Developing gene therapy to prevent or delay sight loss in Bardet-Biedl syndrome

Research details

  • Type of funding: Project Grant
  • Grant Holder: Professor Phillip Beales
  • Institute: UCL Institute of Child Health
  • Region: London
  • Start date: December 2016
  • End Date: December 2018
  • Priority: Treatment
  • Eye Category: Inherited retinal

Overview

Bardet-Biedl syndrome (BBS) is an inherited disorder with a wide range of signs and symptoms including kidney disease and obesity. Sight loss starts in childhood due to cell death in the light-sensitive layer of the eye (the retina) and gets worse, leading to blindness in the teens.

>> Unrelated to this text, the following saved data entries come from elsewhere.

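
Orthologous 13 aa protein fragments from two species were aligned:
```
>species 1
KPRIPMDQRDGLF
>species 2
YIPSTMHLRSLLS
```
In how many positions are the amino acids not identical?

10

The sequences differ at positions 1, 2, 3, 4, 5, 7, 8, 10, 11, 13 (1-based) — 10 in total.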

Most people with BBS have a fault in a gene known as BBS1 (although 21 genes are known to cause BBS). In this study, the team aims to show that treatment with gene therapy can prevent or delay sight loss in mice with the same genetic fault and symptoms.

The team already has results showing the treatment is safe in healthy mice, and also have early results showing the treatment might work in BBS mice. This study is to find out more about when and how to give the treatment and how well it can work. The results are needed before human clinical trials can start, but that would be the next step if the results look good.
  • Scientific summary

    Adeno-associated virus mediated delivery of human BBS1 to the retina to rescue retinal degeneration in Bardet-Biedl syndrome

    Patients born with the inherited Bardet-Biedl syndrome (BBS) will experience a range of debilitating medical problems, some of which are life-limiting. Affected children have progressive loss of vision, from the first decade, which eventually leads to complete blindness. This is due to an advancing degeneration of photoreceptor cells in the retina. So far 21 genes have been found to cause BBS, BBS1 being the most frequently mutated gene in Northern Europe.

    The research team has designed a construct carrying the human BBS1 cDNA under a photoreceptor specific promoter, Rhodopsin-Kinase. An adeno-associated viral vector (AAV2/8.RK-BBS1) carrying the human BBS1 gene has already been successfully produced and injected at various doses underneath the retina in control mice. The team has seen widespread expression of their exogenous BBS1 transgene in the photoreceptor cells and importantly, observed no toxicity effects derived from the BBS1 overexpression.

    In the present project they aim to repair/prevent the retinal degeneration in a Bbs1 mouse model with the same BBS1 (M390R) mutation as carried by most patients. The BBS1 amino acid sequence it is highly conserved between human and mouse. Bbs1 M390R/M390R mutant mice present retinal degeneration with complete loss of the photoreceptors at 6 months, similar to BBS affected patients.

    Bbs1 M390R/M390R will be injected subretinally with the vector carrying the human BBS1 gene. The team will investigate the efficacy of this treatment for restoring/maintaining the vision of the mutant mice and on the survival of the retinal cells. Their first preliminary results show a recovery of retinal function in affected mice in the first month after treatment.